Если бы вы знали, как я ненавижу день Святого Валентина… Совершенно дурацкий праздник. Вокруг все такие счастливые, всё такое розовое, в сердечках, а Сириус и Джеймс меряются валентинками. Их количеством, точнее. И качеством. И размерами. Да их хлебом не корми, дай чем-нибудь померяться. Но это уже детали. А мы с Линой разбираем эту сопливую макулатуру и считаем, сколько деревьев было вырублено ради этих бесполезных «знаков внимания». Под конец у Лины получается небольшой сад, а у меня лес. Небольшой. А ещё мы однажды склеили все наши валентинки в одну, чтобы выставить в гостиной. Но она тупо не пролезла в дверь, а при попытке её согнуть отвечала отчаянным сопротивлением и потерей «конечностей». Подарили Джине и Анджеле, всё равно некуда девать. Но это тоже детали.

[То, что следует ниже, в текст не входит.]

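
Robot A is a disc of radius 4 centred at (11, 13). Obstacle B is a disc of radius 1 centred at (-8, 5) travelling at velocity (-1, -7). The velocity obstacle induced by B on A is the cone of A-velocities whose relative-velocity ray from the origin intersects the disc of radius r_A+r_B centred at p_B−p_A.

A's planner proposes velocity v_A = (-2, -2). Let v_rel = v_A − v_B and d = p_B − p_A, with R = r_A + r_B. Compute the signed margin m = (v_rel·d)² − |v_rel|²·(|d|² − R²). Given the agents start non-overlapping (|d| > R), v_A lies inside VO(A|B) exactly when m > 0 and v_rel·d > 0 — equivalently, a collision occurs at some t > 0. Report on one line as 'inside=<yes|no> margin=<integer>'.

d = (-19, -8),  |d|² = 425;  R = 4+1 = 5,  c = 425−5² = 400
v_rel = (-1, 5),  |v_rel|² = 26;  v_rel·d = (-1)·(-19) + (5)·(-8) = -21
26·t² + 42·t + 400 = 0  ⇒  m = (-21)² − 26·400 = -9959
m = -9959 < 0,  v_rel·d = -21 < 0  ⇒  outside

inside=no margin=-9959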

Тот год не стал исключением. Разве что директор решил сделать сюрприз ученикам. Дня за два на доске объявлений появился вот такая занимательная надпись:

«В день Святого Валентина, 14 февраля, будет проходить программа „Купидон“. Все ученики, с третьего по шестой курс включительно, могут принять участие в программе. Цель — разносить ученикам валентинки и радость в течение дня. Всем желающим необходимо записаться у декана факультетов. Каждому добровольцу — пять баллов за участие».

«Ну и бред», — подумала я, спускаясь к завтраку. Имён на доске было мало, так что, ясен пень, идея провальная.

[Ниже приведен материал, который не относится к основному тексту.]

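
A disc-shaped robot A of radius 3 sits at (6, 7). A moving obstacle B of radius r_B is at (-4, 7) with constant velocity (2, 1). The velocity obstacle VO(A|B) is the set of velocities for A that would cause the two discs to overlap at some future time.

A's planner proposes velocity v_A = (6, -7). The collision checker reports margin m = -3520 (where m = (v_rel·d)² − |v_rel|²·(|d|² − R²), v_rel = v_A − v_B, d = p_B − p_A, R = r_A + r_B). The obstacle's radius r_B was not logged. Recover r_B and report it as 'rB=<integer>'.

m = -3520
d = (-10, 0);  v_rel = (4, -8),  |v_rel|² = 80
v_rel×d = (4)·(0) − (-8)·(-10) = -80
since m = R²·80 − (-80)²:  R² = (6400 + -3520) / 80 = 36
R = √36 = 6  ⇒  r_B = 6 − 3 = 3

rB=3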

— Фы фиффела фофьевие? — первым делом спросила Лина с набитым ртом, когда я села за стол в Большом Зале.

— И вам не хворать, — отвечаю, накладывая на тарелку оладушек и щедро поливая их вареньем.

— Говорю, видела объявление?

— Про Купидонов? Умоляю, скажи, что ты не…

— Я НАС ЗАПИСАЛА!

— Ты издеваешься? — взвыла я, схватившись за голову.

— А что? — искренне не поняла подруга, невинно хлопая глазищами. — Я думала, ты поддержишь…

— Но… Но я же не люблю этот праздник, — плаксивым тоном сказала я. — И вообще, сперва надо было спросить у меня.

— Я спрашивала, ты спала.

— Это не считается. Я, когда сплю, на всё согласна. — Я показала ей язык. — Ну, какой из меня Купидон? Как из Северуса жизнерадостная бабочка. И вообще, зачем тебе оно?